Plasticity as the Mirror of Empowerment

David Abel
Michael Bowling
Andre Barreto
Will Dabney
Shi Dong
Steven Hansen
Anna Harutyunyan
Khimya Khetarpal

Agents are minimally entities that are influenced by their past observations and act to influence future observations. This latter capacity is captured by empowerment, which has served as a vital framing concept across artificial intelligence and cognitive science. This former capacity, however, is equally foundational: In what ways, and to what extent, can an agent be influenced by what it observes? In this paper, we ground this concept in a universal agent-centric measure that we refer to as plasticity, and reveal a fundamental connection to empowerment.
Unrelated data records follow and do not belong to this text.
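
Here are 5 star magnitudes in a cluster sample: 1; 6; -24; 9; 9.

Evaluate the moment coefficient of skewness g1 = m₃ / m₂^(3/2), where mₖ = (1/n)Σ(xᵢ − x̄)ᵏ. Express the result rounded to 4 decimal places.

-1.3078

x̄ = (1 + 6 - 24 + 9 + 9) / 5 = 0.2000
deviations (xᵢ − x̄): 0.8000, 5.8000, -24.2000, 8.8000, 8.8000
Σ(xᵢ − x̄)² = 774.8000 ⇒ m₂ = 774.8000/5 = 154.96000
Σ(xᵢ − x̄)³ = -12613.9200 ⇒ m₃ = -12613.9200/5 = -2522.78400
m₂^(3/2) = 154.96000^(1.5) = 1928.98749
g1 = m₃ / m₂^(3/2) = -2522.78400 / 1928.98749 ≈ -1.3078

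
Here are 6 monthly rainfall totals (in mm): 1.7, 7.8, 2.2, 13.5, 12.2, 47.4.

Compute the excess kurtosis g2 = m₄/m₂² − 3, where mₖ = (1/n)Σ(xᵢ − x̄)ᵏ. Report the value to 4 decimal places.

x̄ = 14.1333
Σ(xᵢ − x̄)² = 1447.9133 ⇒ m₂ = 241.31889
Σ(xᵢ − x̄)⁴ = 1270520.3881 ⇒ m₄ = 211753.39802
m₂² = 58234.80613
g2 = m₄/m₂² − 3 = 3.63620 − 3 ≈ 0.6362

0.6362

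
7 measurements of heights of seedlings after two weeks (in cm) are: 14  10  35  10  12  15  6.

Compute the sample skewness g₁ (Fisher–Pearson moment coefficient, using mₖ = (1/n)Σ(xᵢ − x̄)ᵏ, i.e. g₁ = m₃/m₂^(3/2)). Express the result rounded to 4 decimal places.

1.6221

x̄ = (14 + 10 + 35 + 10 + 12 + 15 + 6) / 7 = 14.5714
deviations (xᵢ − x̄): -0.5714, -4.5714, 20.4286, -4.5714, -2.5714, 0.4286, -8.5714
Σ(xᵢ − x̄)² = 539.7143 ⇒ m₂ = 539.7143/7 = 77.10204
Σ(xᵢ − x̄)³ = 7687.4694 ⇒ m₃ = 7687.4694/7 = 1098.20991
m₂^(3/2) = 77.10204^(1.5) = 677.01581
g₁ = m₃ / m₂^(3/2) = 1098.20991 / 677.01581 ≈ 1.6221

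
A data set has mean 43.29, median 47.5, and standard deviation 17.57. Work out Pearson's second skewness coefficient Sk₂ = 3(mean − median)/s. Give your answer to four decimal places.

-0.7188

Sk₂ = 3(43.29 − 47.5) / 17.57 = 3 × -4.2100 / 17.57
    = -12.6300 / 17.57 ≈ -0.7188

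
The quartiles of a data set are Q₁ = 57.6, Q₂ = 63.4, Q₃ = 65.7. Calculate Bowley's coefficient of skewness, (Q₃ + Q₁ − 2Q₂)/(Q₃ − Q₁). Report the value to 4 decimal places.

-0.4321

numerator: Q₃ + Q₁ − 2Q₂ = 65.7 + 57.6 − 2×63.4 = -3.5000
denominator: Q₃ − Q₁ = 65.7 − 57.6 = 8.1000
Bowley skewness = -3.5000 / 8.1000 ≈ -0.4321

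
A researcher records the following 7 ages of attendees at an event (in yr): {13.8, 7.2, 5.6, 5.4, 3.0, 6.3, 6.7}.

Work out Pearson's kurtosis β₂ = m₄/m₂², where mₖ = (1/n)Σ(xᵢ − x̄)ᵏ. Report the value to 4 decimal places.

3.9515

x̄ = 6.8571
Σ(xᵢ − x̄)² = 67.2371 ⇒ m₂ = 9.60531
Σ(xᵢ − x̄)⁴ = 2552.0130 ⇒ m₄ = 364.57329
m₂² = 92.26191
β₂ = m₄/m₂² = 364.57329 / 92.26191 ≈ 3.9515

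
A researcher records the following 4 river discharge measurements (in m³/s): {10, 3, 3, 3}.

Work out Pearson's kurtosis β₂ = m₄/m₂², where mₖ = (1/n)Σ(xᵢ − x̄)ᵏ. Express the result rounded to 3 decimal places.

x̄ = 4.7500
Σ(xᵢ − x̄)² = 36.7500 ⇒ m₂ = 9.18750
Σ(xᵢ − x̄)⁴ = 787.8281 ⇒ m₄ = 196.95703
m₂² = 84.41016
β₂ = m₄/m₂² = 196.95703 / 84.41016 ≈ 2.333

2.333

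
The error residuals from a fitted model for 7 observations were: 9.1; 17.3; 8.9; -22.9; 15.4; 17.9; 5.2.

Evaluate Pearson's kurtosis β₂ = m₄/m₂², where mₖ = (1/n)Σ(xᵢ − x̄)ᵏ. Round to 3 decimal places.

x̄ = 7.2714
Σ(xᵢ − x̄)² = 1200.2143 ⇒ m₂ = 171.45918
Σ(xᵢ − x̄)⁴ = 855952.1545 ⇒ m₄ = 122278.87921
m₂² = 29398.25167
β₂ = m₄/m₂² = 122278.87921 / 29398.25167 ≈ 4.159

4.159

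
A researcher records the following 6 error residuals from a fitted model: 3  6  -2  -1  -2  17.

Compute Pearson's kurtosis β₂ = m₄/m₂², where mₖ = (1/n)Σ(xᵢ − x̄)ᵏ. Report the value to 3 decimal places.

2.932

x̄ = 3.5000
Σ(xᵢ − x̄)² = 269.5000 ⇒ m₂ = 44.91667
Σ(xᵢ − x̄)⁴ = 35494.3750 ⇒ m₄ = 5915.72917
m₂² = 2017.50694
β₂ = m₄/m₂² = 5915.72917 / 2017.50694 ≈ 2.932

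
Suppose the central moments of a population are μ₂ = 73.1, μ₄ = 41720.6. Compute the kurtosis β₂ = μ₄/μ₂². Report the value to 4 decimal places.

μ₂² = 73.1² = 5343.61000
μ₄/μ₂² = 41720.6 / 5343.61000 = 7.80757
β₂ ≈ 7.8076

7.8076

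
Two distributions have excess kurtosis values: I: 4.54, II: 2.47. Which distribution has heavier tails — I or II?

Higher excess kurtosis ⇒ heavier tails relative to the normal distribution.
4.54 vs 2.47: the larger is 4.54, so I has heavier tails.

I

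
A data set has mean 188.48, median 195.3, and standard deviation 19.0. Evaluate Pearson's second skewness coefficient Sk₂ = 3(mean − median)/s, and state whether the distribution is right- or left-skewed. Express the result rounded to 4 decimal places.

-1.0768, left-skewed

Sk₂ = 3(188.48 − 195.3) / 19.0 = 3 × -6.8200 / 19.0
    = -20.4600 / 19.0 ≈ -1.0768
Sk₂ < 0 ⇒ mean < median ⇒ left-skewed (negative skew).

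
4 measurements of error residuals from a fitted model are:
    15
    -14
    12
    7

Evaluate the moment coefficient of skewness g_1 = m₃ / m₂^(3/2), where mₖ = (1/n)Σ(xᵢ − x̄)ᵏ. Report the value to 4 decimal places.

x̄ = (15 - 14 + 12 + 7) / 4 = 5.0000
deviations (xᵢ − x̄): 10.0000, -19.0000, 7.0000, 2.0000
Σ(xᵢ − x̄)² = 514.0000 ⇒ m₂ = 514.0000/4 = 128.50000
Σ(xᵢ − x̄)³ = -5508.0000 ⇒ m₃ = -5508.0000/4 = -1377.00000
m₂^(3/2) = 128.50000^(1.5) = 1456.64825
g_1 = m₃ / m₂^(3/2) = -1377.00000 / 1456.64825 ≈ -0.9453

-0.9453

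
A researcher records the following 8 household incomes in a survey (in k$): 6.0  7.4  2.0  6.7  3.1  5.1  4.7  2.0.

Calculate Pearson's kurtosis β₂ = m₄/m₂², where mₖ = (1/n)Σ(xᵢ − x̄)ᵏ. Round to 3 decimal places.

x̄ = 4.6250
Σ(xᵢ − x̄)² = 30.2350 ⇒ m₂ = 3.77938
Σ(xᵢ − x̄)⁴ = 181.8334 ⇒ m₄ = 22.72917
m₂² = 14.28368
β₂ = m₄/m₂² = 22.72917 / 14.28368 ≈ 1.591

1.591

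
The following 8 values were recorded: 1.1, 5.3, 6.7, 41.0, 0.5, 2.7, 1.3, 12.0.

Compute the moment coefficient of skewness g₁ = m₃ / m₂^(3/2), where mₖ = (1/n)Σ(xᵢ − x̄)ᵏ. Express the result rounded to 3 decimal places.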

Following a set of desiderata on a suitable definition, we define plasticity using a new information-theoretic quantity we call the generalized directed information. We show that this new quantity strictly generalizes the directed information introduced by Massey (1990) while preserving all of its desirable properties. Under this definition, we find that plasticity is well thought of as the mirror of empowerment: The two concepts are defined using the same measure, with only the direction of influence reversed. Our main result establishes a tension between the plasticity and empowerment of an agent, suggesting that agent design needs to be mindful of both characteristics. We explore the implications of these findings, and suggest that plasticity, empowerment, and their relationship are essential to understanding agency.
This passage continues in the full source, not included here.